Support for Mark Zuckerberg among Facebook’s shareholders is quickly diminishing, with shareholders overwhelmingly voting to oust the company founder.
The vote occurred at last week’s annual shareholder meeting at the Palo Alto Hotel, during which 68 per cent of shareholders who are not part of Facebook’s leadership team voted in favour of separating the roles of chairman and CEO.
This figure was up from 51 per cent last year.
The writing was literally on the wall for Zuckerberg, with non-profit group Fight for the Future projecting the message “Fire Mark Zuckerberg” in massive letters onto the side of the hotel ahead of the meeting.

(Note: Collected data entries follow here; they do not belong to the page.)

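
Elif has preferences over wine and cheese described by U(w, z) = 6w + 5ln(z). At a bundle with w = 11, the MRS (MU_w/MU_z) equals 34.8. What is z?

MU_w = 6, MU_z = 5/z.
MRS = 6 ÷ (5/z).
MRS depends only on z: 1.2·z = 34.8 ⇒ z = 34.8/1.2 = 29.

z = 29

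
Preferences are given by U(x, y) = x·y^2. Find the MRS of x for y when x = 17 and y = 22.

MU_x = y^2 and MU_y = 2·x·y.
MRS = MU_x/MU_y = (1/2)·y/x.
At (17, 22): MRS = 11/17.
The indifference curve has slope −11/17 at this bundle.

MRS = 11/17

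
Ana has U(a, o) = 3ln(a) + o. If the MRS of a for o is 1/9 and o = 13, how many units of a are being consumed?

MU_a = 3/a, MU_o = 1.
MRS = 3/a ÷ 1.
MRS depends only on a: 3/a = 1/9 ⇒ a = 3/(1/9) = 27.

a = 27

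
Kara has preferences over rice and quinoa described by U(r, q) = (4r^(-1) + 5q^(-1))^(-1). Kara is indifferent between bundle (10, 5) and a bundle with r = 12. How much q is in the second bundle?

q = 75/16

U depends on (r, q) only through S = 4r^(-1) + 5q^(-1), so equal utility means equal S. At (10, 5): S = 1.4.
With r = 12: 4·12^(-1) = 1/3, so 5q^(-1) = 1.4 − 1/3 = 16/15, i.e. q^(-1) = 16/75.
Hence q = 1/(16/75) = 75/16.
Check: U(12, 75/16) = 0.7143.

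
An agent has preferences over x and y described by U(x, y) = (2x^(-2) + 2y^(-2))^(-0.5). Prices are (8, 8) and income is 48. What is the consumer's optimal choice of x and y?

x* = 3, y* = 3

For CES with ρ = -2, MRS = (y/x)^3.
Tangency: set MRS = p_x/p_y = 8/8 = 1.
So (y/x)^3 = 1; taking the cube root, y/x = 1, i.e. y = x.
Substitute into the budget 8·x + 8·y = 48: 16·x = 48, so x* = 3 and y* = 3.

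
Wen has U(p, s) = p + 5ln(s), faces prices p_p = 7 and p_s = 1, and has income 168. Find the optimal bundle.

MU_p = 1, MU_s = 5/s.
MRS = 1 ÷ (5/s).
Tangency: set MRS = p_p/p_s = 7/1 = 7.
MRS depends only on s: 0.2·s = 7 ⇒ s* = 7/0.2 = 35.
From the budget, 7·p = 168 − 1·35 = 133, so p* = 19.

p* = 19, s* = 35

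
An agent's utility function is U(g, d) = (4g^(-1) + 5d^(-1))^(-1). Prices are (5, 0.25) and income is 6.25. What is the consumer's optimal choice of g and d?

g* = 1, d* = 5

For CES with ρ = -1, MRS = (4/5)·(d/g)^2.
Tangency: set MRS = p_g/p_d = 5/0.25 = 20.
So (d/g)^2 = 25; taking the square root, d/g = 5, i.e. d = 5·g.
Substitute into the budget 5·g + 0.25·d = 6.25: 6.25·g = 6.25, so g* = 1 and d* = 5·1 = 5.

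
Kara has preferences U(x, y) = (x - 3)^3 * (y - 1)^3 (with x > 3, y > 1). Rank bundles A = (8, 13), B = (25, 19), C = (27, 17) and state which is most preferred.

Bundle B

Evaluate utility at each bundle:
U(A) = 216000.
U(B) = 62099136.
U(C) = 56623104.
Highest utility is B, so B ≻ C ≻ A.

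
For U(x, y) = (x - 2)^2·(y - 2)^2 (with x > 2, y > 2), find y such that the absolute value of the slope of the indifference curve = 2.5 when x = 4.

y = 7

MU_x = 2·(x−2)·(y−2)^2, MU_y = 2·(x−2)^2·(y−2).
MRS = (y−2)/(x−2).
Substitute x = 4: MRS = (y − 2)/2. Setting this equal to 2.5 gives y − 2 = 2.5·2 = 5, so y = 7.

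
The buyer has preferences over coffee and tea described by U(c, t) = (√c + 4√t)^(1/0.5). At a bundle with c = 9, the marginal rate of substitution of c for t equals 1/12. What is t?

t = 1

For CES with ρ = 0.5, MRS = (1/4)·√(t/c).
Setting (1/4)·√(t/9) = 1/12 gives √(t/9) = 1/3, so t/9 = 1/9 and t = 1.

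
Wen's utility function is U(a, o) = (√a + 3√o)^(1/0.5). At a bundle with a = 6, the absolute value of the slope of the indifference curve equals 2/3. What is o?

For CES with ρ = 0.5, MRS = (1/3)·√(o/a).
Setting (1/3)·√(o/6) = 2/3 gives √(o/6) = 2, so o/6 = 4 and o = 24.

o = 24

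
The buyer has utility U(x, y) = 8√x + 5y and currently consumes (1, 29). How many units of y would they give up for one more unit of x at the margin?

MRS = 0.8

MU_x = 8/(2√x), MU_y = 5.
MRS = 8/(2√x) ÷ 5.
At (1, 29): MRS = 0.8.
That is, one extra unit of x is worth 0.8 units of y at the margin.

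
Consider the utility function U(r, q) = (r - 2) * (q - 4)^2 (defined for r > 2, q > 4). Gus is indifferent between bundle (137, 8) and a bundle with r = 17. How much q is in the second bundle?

U(137, 8) = 2160.
Set U(17, q) = 2160 and solve.
With r = 17: (17 − 2) = 15, so (q − 4)^2 = 2160/15 = 144.
Taking the square root (with q > 4): q − 4 = 12, so q = 16.
Check: U(17, 16) = 2160.

q = 16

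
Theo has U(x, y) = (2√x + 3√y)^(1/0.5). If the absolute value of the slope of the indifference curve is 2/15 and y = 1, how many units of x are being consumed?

For CES with ρ = 0.5, MRS = (2/3)·√(y/x).
Setting (2/3)·√(1/x) = 2/15 gives √(1/x) = 0.2, so 1/x = 1/25 and x = 25.

x = 25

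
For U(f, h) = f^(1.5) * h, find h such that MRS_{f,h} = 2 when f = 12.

h = 16

MU_f = 1.5·√f·h and MU_h = f^(1.5).
MRS = MU_f/MU_h = (1.5)·h/f.
Substitute f = 12: MRS = h/8. Setting h/8 = 2 gives h = 2·8 = 16.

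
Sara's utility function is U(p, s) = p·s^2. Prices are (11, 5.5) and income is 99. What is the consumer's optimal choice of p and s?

p* = 3, s* = 12

MU_p = s^2 and MU_s = 2·p·s.
MRS = MU_p/MU_s = (1/2)·s/p.
Tangency: set MRS = p_p/p_s = 11/5.5 = 2.
So (1/2)·s/p = 2, i.e. s = 4·p.
Substitute into the budget 11·p + 5.5·s = 99: 33·p = 99, so p* = 3.
Then s* = 4·3 = 12.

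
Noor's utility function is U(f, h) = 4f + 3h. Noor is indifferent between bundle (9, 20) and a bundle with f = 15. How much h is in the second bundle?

h = 12

U(9, 20) = 96.
Set U(15, h) = 96 and solve.
4·15 + 3h = 96 ⇒ 3h = 36 ⇒ h = 12.
Check: U(15, 12) = 96.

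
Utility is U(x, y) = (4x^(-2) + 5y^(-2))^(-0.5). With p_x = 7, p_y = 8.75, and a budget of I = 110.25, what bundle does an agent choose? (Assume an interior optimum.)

x* = 7, y* = 7

For CES with ρ = -2, MRS = (4/5)·(y/x)^3.
Tangency: set MRS = p_x/p_y = 7/8.75 = 0.8.
So (y/x)^3 = 1; taking the cube root, y/x = 1, i.e. y = x.
Substitute into the budget 7·x + 8.75·y = 110.25: 15.75·x = 110.25, so x* = 7 and y* = 7.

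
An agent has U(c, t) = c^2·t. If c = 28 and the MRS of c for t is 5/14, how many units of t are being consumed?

MU_c = 2·c·t and MU_t = c^2.
MRS = MU_c/MU_t = (2/1)·t/c.
Substitute c = 28: MRS = t/14. Setting t/14 = 5/14 gives t = (5/14)·14 = 5.

t = 5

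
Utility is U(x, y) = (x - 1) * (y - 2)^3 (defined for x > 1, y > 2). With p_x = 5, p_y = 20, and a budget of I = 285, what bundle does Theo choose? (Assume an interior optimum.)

x* = 13, y* = 11

MU_x = (y−2)^3, MU_y = 3·(x−1)·(y−2)^2.
MRS = (1/3)·(y−2)/(x−1).
Tangency: set MRS = p_x/p_y = 5/20 = 0.25.
So (1/3)·(y − 2)/(x − 1) = 0.25, i.e. (y − 2) = 0.75·(x − 1).
Rewrite the budget in excess-of-subsistence terms: 5·(x − 1) + 20·(y − 2) = 285 − 5·1 − 20·2 = 240.
Substituting, 20·(x − 1) = 240, so x − 1 = 12 and x* = 13.
Then y − 2 = 0.75·12 = 9, so y* = 11.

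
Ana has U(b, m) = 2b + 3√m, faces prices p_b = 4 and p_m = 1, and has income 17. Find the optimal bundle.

MU_b = 2, MU_m = 3/(2√m).
MRS = 2 ÷ (3/(2√m)).
Tangency: set MRS = p_b/p_m = 4/1 = 4.
MRS depends only on m: (4/3)·√m = 4 ⇒ √m = 4/(4/3) = 3 ⇒ m* = 9.
From the budget, 4·b = 17 − 1·9 = 8, so b* = 2.

b* = 2, m* = 9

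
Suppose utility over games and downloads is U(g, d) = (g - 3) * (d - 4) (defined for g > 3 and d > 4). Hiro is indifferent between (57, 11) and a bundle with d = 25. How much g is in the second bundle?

U(57, 11) = 378.
Set U(g, 25) = 378 and solve.
With d = 25: (25 − 4) = 21, so (g − 3) = 378/21 = 18.
So g = 3 + 18 = 21.
Check: U(21, 25) = 378.

g = 21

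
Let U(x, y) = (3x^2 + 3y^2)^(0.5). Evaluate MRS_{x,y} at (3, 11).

For CES with ρ = 2, MRS = (y/x)^(-1).
At (3, 11): MRS = 3/11.
So at (3, 11) the consumer would give up 3/11 units of y for one more unit of x.

MRS = 3/11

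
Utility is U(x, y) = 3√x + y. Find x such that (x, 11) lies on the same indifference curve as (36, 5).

x = 16

U(36, 5) = 23.
Set U(x, 11) = 23 and solve.
With y = 11: 3√x = 23 − 11 = 12, so √x = 4 and x = 16.
Check: U(16, 11) = 23.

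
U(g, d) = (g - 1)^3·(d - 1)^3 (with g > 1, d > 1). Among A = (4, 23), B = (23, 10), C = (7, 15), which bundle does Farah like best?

Evaluate utility at each bundle:
U(A) = 287496.
U(B) = 7762392.
U(C) = 592704.
Highest utility is B, so B ≻ C ≻ A.

Bundle B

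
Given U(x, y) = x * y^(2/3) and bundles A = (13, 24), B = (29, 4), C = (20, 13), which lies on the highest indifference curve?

Evaluate utility at each bundle:
U(A) = 108.164.
U(B) = 73.075.
U(C) = 110.575.
Highest utility is C, so C ≻ A ≻ B.

Bundle C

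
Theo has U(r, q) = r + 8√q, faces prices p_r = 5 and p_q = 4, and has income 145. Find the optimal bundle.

MU_r = 1, MU_q = 8/(2√q).
MRS = 1 ÷ (8/(2√q)).
Tangency: set MRS = p_r/p_q = 5/4 = 1.25.
MRS depends only on q: 0.25·√q = 1.25 ⇒ √q = 1.25/0.25 = 5 ⇒ q* = 25.
From the budget, 5·r = 145 − 4·25 = 45, so r* = 9.

r* = 9, q* = 25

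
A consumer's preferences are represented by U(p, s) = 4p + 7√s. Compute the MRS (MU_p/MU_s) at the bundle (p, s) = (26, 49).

MRS = 8

MU_p = 4, MU_s = 7/(2√s).
MRS = 4 ÷ (7/(2√s)).
At (26, 49): MRS = 8.
So at (26, 49) the consumer would give up 8 units of s for one more unit of p.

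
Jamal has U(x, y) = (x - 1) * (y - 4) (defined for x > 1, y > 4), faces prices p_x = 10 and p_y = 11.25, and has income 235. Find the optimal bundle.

x* = 10, y* = 12

MU_x = (y−4), MU_y = (x−1).
MRS = (y−4)/(x−1).
Tangency: set MRS = p_x/p_y = 10/11.25 = 8/9.
So (y − 4)/(x − 1) = 8/9, i.e. (y − 4) = (8/9)·(x − 1).
Rewrite the budget in excess-of-subsistence terms: 10·(x − 1) + 11.25·(y − 4) = 235 − 10·1 − 11.25·4 = 180.
Substituting, 20·(x − 1) = 180, so x − 1 = 9 and x* = 10.
Then y − 4 = (8/9)·9 = 8, so y* = 12.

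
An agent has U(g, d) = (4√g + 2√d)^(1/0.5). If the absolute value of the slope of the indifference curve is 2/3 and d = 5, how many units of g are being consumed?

For CES with ρ = 0.5, MRS = (4/2)·√(d/g).
Setting (4/2)·√(5/g) = 2/3 gives √(5/g) = 1/3, so 5/g = 1/9 and g = 45.

g = 45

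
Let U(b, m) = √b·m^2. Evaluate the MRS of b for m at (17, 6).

MU_b = 0.5·b^(-0.5)·m^2 and MU_m = 2·√b·m.
MRS = MU_b/MU_m = (0.25)·m/b.
At (17, 6): MRS = 3/34.
So at (17, 6) the consumer would give up 3/34 units of m for one more unit of b.

MRS = 3/34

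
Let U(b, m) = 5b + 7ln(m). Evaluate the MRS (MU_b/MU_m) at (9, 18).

MRS = 90/7

MU_b = 5, MU_m = 7/m.
MRS = 5 ÷ (7/m).
At (9, 18): MRS = 90/7.
That is, one extra unit of b is worth 90/7 units of m at the margin.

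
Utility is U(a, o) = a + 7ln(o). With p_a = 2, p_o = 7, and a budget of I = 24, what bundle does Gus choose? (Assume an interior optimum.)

MU_a = 1, MU_o = 7/o.
MRS = 1 ÷ (7/o).
Tangency: set MRS = p_a/p_o = 2/7.
MRS depends only on o: (1/7)·o = 2/7 ⇒ o* = (2/7)/(1/7) = 2.
From the budget, 2·a = 24 − 7·2 = 10, so a* = 5.

a* = 5, o* = 2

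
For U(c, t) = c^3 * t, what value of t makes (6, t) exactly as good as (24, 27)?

U(24, 27) = 373248.
Set U(6, t) = 373248 and solve.
With c = 6: 6^3 = 216, so t = 373248/216 = 1728.
Check: U(6, 1728) = 373248.

t = 1728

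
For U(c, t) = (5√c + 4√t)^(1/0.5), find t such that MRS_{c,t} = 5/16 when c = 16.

For CES with ρ = 0.5, MRS = (5/4)·√(t/c).
Setting (5/4)·√(t/16) = 5/16 gives √(t/16) = 0.25, so t/16 = 1/16 and t = 1.

t = 1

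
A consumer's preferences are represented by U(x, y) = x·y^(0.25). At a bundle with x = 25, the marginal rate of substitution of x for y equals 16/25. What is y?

MU_x = y^(0.25) and MU_y = 0.25·x·y^(-0.75).
MRS = MU_x/MU_y = (4)·y/x.
Substitute x = 25: MRS = y/6.25. Setting y/6.25 = 16/25 gives y = (16/25)·6.25 = 4.

y = 4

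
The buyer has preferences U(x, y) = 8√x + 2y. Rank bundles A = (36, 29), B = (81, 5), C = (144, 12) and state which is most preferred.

Evaluate utility at each bundle:
U(A) = 106.000.
U(B) = 82.000.
U(C) = 120.000.
Highest utility is C, so C ≻ A ≻ B.

Bundle C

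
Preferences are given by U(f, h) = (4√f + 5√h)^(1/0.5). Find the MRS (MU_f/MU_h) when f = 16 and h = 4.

MRS = 0.4

For CES with ρ = 0.5, MRS = (4/5)·√(h/f).
At (16, 4): MRS = 0.4.
So at (16, 4) the consumer would give up 0.4 units of h for one more unit of f.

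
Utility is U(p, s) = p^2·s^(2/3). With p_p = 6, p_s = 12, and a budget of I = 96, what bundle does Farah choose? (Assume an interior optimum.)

p* = 12, s* = 2

MU_p = 2·p·s^(2/3) and MU_s = 2/3·p^2·s^(-1/3).
MRS = MU_p/MU_s = (3)·s/p.
Tangency: set MRS = p_p/p_s = 6/12 = 0.5.
So (3)·s/p = 0.5, i.e. s = (1/6)·p.
Substitute into the budget 6·p + 12·s = 96: 8·p = 96, so p* = 12.
Then s* = (1/6)·12 = 2.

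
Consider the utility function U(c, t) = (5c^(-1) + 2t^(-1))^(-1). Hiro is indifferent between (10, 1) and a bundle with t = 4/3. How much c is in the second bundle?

c = 5

U depends on (c, t) only through S = 5c^(-1) + 2t^(-1), so equal utility means equal S. At (10, 1): S = 2.5.
With t = 4/3: 2·(4/3)^(-1) = 1.5, so 5c^(-1) = 2.5 − 1.5 = 1, i.e. c^(-1) = 0.2.
Hence c = 1/0.2 = 5.
Check: U(5, 4/3) = 0.4.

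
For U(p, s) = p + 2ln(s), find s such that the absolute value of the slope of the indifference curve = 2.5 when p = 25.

s = 5

MU_p = 1, MU_s = 2/s.
MRS = 1 ÷ (2/s).
MRS depends only on s: 0.5·s = 2.5 ⇒ s = 2.5/0.5 = 5.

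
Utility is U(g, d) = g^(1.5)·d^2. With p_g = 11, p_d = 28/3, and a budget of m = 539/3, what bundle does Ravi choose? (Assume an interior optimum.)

g* = 7, d* = 11

MU_g = 1.5·√g·d^2 and MU_d = 2·g^(1.5)·d.
MRS = MU_g/MU_d = (0.75)·d/g.
Tangency: set MRS = p_g/p_d = 11/(28/3) = 33/28.
So (0.75)·d/g = 33/28, i.e. d = (11/7)·g.
Substitute into the budget 11·g + (28/3)·d = 539/3: (77/3)·g = 539/3, so g* = 7.
Then d* = (11/7)·7 = 11.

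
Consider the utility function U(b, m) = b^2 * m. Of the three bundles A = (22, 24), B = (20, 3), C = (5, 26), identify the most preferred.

Evaluate utility at each bundle:
U(A) = 11616.
U(B) = 1200.
U(C) = 650.
Highest utility is A, so A ≻ B ≻ C.

Bundle A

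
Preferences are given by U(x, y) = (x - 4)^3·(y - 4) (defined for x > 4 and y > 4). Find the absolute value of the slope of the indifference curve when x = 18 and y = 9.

MU_x = 3·(x−4)^2·(y−4), MU_y = (x−4)^3.
MRS = (3/1)·(y−4)/(x−4).
At (18, 9): MRS = 15/14.
So at (18, 9) the consumer would give up 15/14 units of y for one more unit of x.

MRS = 15/14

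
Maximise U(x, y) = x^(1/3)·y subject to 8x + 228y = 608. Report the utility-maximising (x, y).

MU_x = 1/3·x^(-2/3)·y and MU_y = x^(1/3).
MRS = MU_x/MU_y = (1/3)·y/x.
Tangency: set MRS = p_x/p_y = 8/228 = 2/57.
So (1/3)·y/x = 2/57, i.e. y = (2/19)·x.
Substitute into the budget 8·x + 228·y = 608: 32·x = 608, so x* = 19.
Then y* = (2/19)·19 = 2.

x* = 19, y* = 2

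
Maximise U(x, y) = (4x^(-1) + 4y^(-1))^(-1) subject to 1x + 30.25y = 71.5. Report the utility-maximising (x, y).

x* = 11, y* = 2

For CES with ρ = -1, MRS = (y/x)^2.
Tangency: set MRS = p_x/p_y = 1/30.25 = 4/121.
So (y/x)^2 = 4/121; taking the square root, y/x = 2/11, i.e. y = (2/11)·x.
Substitute into the budget 1·x + 30.25·y = 71.5: 6.5·x = 71.5, so x* = 11 and y* = (2/11)·11 = 2.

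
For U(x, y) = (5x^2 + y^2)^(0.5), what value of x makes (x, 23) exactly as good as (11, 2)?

U depends on (x, y) only through S = 5x^2 + y^2, so equal utility means equal S. At (11, 2): S = 609.
With y = 23: 23^2 = 529, so 5x^2 = 609 − 529 = 80, i.e. x^2 = 16.
Hence x = √16 = 4.
Check: U(4, 23) = 24.6779.

x = 4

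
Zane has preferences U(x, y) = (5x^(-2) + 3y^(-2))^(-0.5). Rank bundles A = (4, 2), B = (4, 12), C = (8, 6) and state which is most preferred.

Evaluate utility at each bundle:
U(A) = 0.970.
U(B) = 1.732.
U(C) = 2.489.
Highest utility is C, so C ≻ B ≻ A.

Bundle C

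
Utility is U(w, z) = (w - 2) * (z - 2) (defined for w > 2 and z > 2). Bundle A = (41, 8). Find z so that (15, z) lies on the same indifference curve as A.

U(41, 8) = 234.
Set U(15, z) = 234 and solve.
With w = 15: (15 − 2) = 13, so (z − 2) = 234/13 = 18.
So z = 2 + 18 = 20.
Check: U(15, 20) = 234.

z = 20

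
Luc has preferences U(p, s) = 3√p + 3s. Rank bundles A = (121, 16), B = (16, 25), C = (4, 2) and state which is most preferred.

Evaluate utility at each bundle:
U(A) = 81.000.
U(B) = 87.000.
U(C) = 12.000.
Highest utility is B, so B ≻ A ≻ C.

Bundle B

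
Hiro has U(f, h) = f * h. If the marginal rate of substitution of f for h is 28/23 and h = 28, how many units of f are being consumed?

f = 23

MU_f = h and MU_h = f.
MRS = MU_f/MU_h = h/f.
Substitute h = 28: MRS = 28/f. Setting 28/f = 28/23 gives f = 28/(28/23) = 23.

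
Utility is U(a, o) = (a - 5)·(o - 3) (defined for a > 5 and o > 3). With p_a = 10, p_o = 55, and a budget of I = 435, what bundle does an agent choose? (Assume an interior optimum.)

MU_a = (o−3), MU_o = (a−5).
MRS = (o−3)/(a−5).
Tangency: set MRS = p_a/p_o = 10/55 = 2/11.
So (o − 3)/(a − 5) = 2/11, i.e. (o − 3) = (2/11)·(a − 5).
Rewrite the budget in excess-of-subsistence terms: 10·(a − 5) + 55·(o − 3) = 435 − 10·5 − 55·3 = 220.
Substituting, 20·(a − 5) = 220, so a − 5 = 11 and a* = 16.
Then o − 3 = (2/11)·11 = 2, so o* = 5.

a* = 16, o* = 5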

The vote follows a tumultuous period for the social network, led by accusations of election meddling and the Cambridge Analytica data breach scandal that broke last year.
Although the message from independent investors is now clear, whether Zuckerberg is actually removed from the role is another question.
Zuckerberg himself holds the majority voting share at Facebook.
Facebook’s existing structure divides shares into ‘class A’ shares, with one share counting for one vote, and ‘class B’, where one share equals ten votes.
Class B shares equate to around 70 per cent of the total vote and Zuckerberg and his inner circle own the majority of these more powerful shares.
Zuckerberg has around 58 per cent of the voting shares at Facebook.
This means Zuckerberg would most likely have to vote in favour of sacking himself as chairman in order for it to go ahead.
According to some, this lopsided structure makes events like these shareholder meetings futile.
“The sad reality is this ritual [the vote] is a sham,” said Fight for the Future (the group that projected the anti-Zuckerberg message on the hotel) in a statement.
“There is only one decision-maker who has control over everything Facebook does, and that’s Mark Zuckerberg.
“As the CEO and board chair, Zuckerberg on his own decides everything done at the company.”
As well as voting to remove Zuckerberg as chairman, 83.2 per cent of outside shareholders voted to remove the dual-class share structure.